In more recent times, IEDs have become just about the insurgent’s favorite weapon. In fact, I encountered them first-hand in Northern Ireland in the Seventies where the culvert mine became so popular that some British Army outposts had to be supplied by helicopter—a truly remarkable sight in what was supposed to be an advanced Western democracy. Driving along a road that may well blow you to pieces is an interesting experience. Short of a physical search on foot, culvert bombs placed under paved roads are quick to place and virtually undetectable.

Most culverts, by the way, are there for drainage, though some are used for sewage, gas or power. Yes, they can be blocked—which leads to other problems—but insurgents can, and do, unblock them, insert IED’s, and then re-block them (which makes the concealed IED extremely hard to detect).
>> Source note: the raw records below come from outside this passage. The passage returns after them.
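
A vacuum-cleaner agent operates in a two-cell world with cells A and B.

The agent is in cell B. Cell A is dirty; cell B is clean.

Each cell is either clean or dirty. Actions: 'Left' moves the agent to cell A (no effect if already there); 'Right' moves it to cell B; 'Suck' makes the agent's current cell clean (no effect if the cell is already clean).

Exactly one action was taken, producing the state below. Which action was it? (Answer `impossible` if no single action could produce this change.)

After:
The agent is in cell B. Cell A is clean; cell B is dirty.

impossible

try  Left: in A — A dirty, B clean
try Right: in B — A dirty, B clean
try  Suck: in B — A dirty, B clean
no single action produces the after-state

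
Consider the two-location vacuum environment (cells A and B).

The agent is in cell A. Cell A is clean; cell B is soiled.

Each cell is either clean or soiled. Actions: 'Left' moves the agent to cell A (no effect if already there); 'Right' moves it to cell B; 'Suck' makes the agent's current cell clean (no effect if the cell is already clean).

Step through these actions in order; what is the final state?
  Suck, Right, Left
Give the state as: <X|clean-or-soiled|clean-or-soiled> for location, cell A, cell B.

<A|clean|soiled>

1. Suck → <A|clean|soiled>
2. Right → <B|clean|soiled>
3. Left → <A|clean|soiled>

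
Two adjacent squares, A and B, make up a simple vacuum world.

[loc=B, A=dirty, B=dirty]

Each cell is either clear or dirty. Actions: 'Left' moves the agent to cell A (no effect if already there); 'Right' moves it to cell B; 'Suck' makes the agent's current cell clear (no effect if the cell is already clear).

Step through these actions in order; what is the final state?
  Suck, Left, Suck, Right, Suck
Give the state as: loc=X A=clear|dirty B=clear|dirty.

loc=B A=clear B=clear

1) do Suck; now loc=B A=dirty B=clear
2) do Left; now loc=A A=dirty B=clear
3) do Suck; now loc=A A=clear B=clear
4) do Right; now loc=B A=clear B=clear
5) do Suck; now loc=B A=clear B=clear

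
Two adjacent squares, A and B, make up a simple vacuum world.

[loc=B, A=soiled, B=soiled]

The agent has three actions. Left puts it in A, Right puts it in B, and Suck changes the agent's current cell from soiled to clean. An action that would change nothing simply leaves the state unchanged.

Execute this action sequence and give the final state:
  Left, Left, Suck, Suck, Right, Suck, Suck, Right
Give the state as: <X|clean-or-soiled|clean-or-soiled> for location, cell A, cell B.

step 1/8 (Left): <A|soiled|soiled>
step 2/8 (Left): <A|soiled|soiled>
step 3/8 (Suck): <A|clean|soiled>
step 4/8 (Suck): <A|clean|soiled>
step 5/8 (Right): <B|clean|soiled>
step 6/8 (Suck): <B|clean|clean>
step 7/8 (Suck): <B|clean|clean>
step 8/8 (Right): <B|clean|clean>

<B|clean|clean>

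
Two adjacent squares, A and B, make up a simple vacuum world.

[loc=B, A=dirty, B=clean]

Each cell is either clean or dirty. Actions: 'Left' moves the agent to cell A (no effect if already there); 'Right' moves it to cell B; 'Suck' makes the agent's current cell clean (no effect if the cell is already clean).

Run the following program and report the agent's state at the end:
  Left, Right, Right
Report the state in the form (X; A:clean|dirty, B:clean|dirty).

(B; A:dirty, B:clean)

t=1 Left ⇒ (A; A:dirty, B:clean)
t=2 Right ⇒ (B; A:dirty, B:clean)
t=3 Right ⇒ (B; A:dirty, B:clean)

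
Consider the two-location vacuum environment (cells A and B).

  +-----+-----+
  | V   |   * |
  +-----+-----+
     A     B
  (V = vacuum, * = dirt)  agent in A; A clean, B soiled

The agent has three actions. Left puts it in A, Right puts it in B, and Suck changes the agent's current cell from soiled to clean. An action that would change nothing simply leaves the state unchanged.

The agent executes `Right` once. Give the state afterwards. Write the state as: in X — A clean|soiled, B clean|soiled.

start: in A — A clean, B soiled
[1] after Right: in B — A clean, B soiled

in B — A clean, B soiled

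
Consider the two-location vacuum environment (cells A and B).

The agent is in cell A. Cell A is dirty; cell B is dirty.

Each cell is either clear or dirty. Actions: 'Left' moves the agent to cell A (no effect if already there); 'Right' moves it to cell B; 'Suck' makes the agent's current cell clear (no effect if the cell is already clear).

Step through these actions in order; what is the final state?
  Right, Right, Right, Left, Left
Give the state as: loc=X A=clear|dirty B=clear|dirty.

Right (#1): loc=B A=dirty B=dirty
Right (#2): loc=B A=dirty B=dirty
Right (#3): loc=B A=dirty B=dirty
Left (#4): loc=A A=dirty B=dirty
Left (#5): loc=A A=dirty B=dirty

loc=A A=dirty B=dirty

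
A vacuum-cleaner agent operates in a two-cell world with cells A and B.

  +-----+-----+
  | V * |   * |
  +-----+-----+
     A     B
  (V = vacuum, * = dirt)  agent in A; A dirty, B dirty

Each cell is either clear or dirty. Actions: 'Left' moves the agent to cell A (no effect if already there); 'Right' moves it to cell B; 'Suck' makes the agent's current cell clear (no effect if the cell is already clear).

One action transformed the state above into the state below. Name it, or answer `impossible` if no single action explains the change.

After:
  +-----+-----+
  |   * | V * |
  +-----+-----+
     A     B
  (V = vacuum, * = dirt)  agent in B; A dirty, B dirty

Right

try  Left: <A|dirty|dirty>
try Right: <B|dirty|dirty>  ← match
try  Suck: <A|clear|dirty>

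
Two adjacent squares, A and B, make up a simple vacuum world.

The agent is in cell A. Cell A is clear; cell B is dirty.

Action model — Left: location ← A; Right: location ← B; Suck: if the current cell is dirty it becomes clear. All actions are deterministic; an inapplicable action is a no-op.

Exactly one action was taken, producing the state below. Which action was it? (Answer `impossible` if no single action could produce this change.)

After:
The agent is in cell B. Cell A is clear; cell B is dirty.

try  Left: <A|clear|dirty>
try Right: <B|clear|dirty>  ← match
try  Suck: <A|clear|dirty>

Right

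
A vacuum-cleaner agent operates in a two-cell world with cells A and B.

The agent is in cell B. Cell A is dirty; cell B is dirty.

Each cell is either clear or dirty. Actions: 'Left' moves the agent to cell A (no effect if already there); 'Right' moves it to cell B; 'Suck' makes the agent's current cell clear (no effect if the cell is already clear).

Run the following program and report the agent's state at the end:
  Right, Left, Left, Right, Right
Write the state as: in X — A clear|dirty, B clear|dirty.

in B — A dirty, B dirty

[1] after Right: in B — A dirty, B dirty
[2] after Left: in A — A dirty, B dirty
[3] after Left: in A — A dirty, B dirty
[4] after Right: in B — A dirty, B dirty
[5] after Right: in B — A dirty, B dirty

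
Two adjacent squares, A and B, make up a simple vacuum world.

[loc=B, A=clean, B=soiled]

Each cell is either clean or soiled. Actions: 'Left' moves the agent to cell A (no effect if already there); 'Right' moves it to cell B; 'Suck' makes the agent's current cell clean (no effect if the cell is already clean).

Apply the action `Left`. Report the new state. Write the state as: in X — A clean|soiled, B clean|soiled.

in A — A clean, B soiled

start: in B — A clean, B soiled
[1] after Left: in A — A clean, B soiled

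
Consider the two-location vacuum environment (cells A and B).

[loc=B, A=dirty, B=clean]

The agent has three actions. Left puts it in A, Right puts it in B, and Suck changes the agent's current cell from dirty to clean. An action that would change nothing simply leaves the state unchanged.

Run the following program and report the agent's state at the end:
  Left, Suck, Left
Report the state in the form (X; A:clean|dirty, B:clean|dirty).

1. Left → (A; A:dirty, B:clean)
2. Suck → (A; A:clean, B:clean)
3. Left → (A; A:clean, B:clean)

(A; A:clean, B:clean)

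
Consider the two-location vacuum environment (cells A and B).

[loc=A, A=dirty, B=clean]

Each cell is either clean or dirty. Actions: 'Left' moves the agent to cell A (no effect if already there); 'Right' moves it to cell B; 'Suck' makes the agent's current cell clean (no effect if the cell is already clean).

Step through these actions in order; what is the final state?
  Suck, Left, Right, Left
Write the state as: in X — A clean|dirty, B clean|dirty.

in A — A clean, B clean

t=1 Suck ⇒ in A — A clean, B clean
t=2 Left ⇒ in A — A clean, B clean
t=3 Right ⇒ in B — A clean, B clean
t=4 Left ⇒ in A — A clean, B clean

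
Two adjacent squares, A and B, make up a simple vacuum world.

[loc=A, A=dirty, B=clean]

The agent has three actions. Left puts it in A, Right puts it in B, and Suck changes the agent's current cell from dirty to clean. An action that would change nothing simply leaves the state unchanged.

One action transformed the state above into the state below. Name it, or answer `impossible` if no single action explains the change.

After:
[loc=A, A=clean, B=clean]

Suck

try  Left: <A|dirty|clean>
try Right: <B|dirty|clean>
try  Suck: <A|clean|clean>  ← match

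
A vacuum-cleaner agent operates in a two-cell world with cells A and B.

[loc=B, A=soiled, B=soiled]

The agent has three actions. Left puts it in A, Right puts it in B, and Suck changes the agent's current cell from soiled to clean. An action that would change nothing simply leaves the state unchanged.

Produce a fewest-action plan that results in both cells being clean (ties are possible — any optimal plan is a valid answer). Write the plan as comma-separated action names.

1. Suck → in B — A soiled, B clean
2. Left → in A — A soiled, B clean
3. Suck → in A — A clean, B clean
min 3: Suck B + move + Suck A

Suck, Left, Suck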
Despite this, the U.S. Army has remained remarkably road bound—and fundamentally still is—in the face of overwhelming evidence that a change in that doctrine is long overdue. And, by the way, when I say “road-bound” I mean just that, even though maneuvering off-road is entirely practicable in all weathers and over most terrain if your vehicle is tracked (a subject I’ll write about some other time).

True, IEDs can still be used off-road, but many more are needed if a kill is to be likely—which increases the likelihood of the IED layers being detected. Better still, if you drive cross-country, you gain the crucial advantage of being unpredictable—which makes you much harder to hit and vastly more dangerous.

An additional tactic is to get off the ground altogether--which is where Advanced Tactics’s  Black Knight Transformer (see photo) comes in. Equipped with eight fold-away rotors, it can be driven on the ground like a truck—or fly like a helicopter—and be remotely controlled.

From that excellent site

When the AT Black Knight Transformer is operational, it will be a streamlined aircraft with turbo diesel engines capable of handling 1,000 lb (453 kg) or five passengers with a 250 nautical mile (463 km) range at 130 knots (241 km/h). On the ground, it will be able to haul 1,600 lb (726 kg) or eight passengers and manage 70 mph (over 110 km/h).

But aren’t there such things as aerial mines?

Yes, there are—but they are much harder to make, expensive, and not yet widely available. Beyond that, it is worthwhile remembering that reassuring combat aviator’s aphorism? “Big sky. Little bullet.”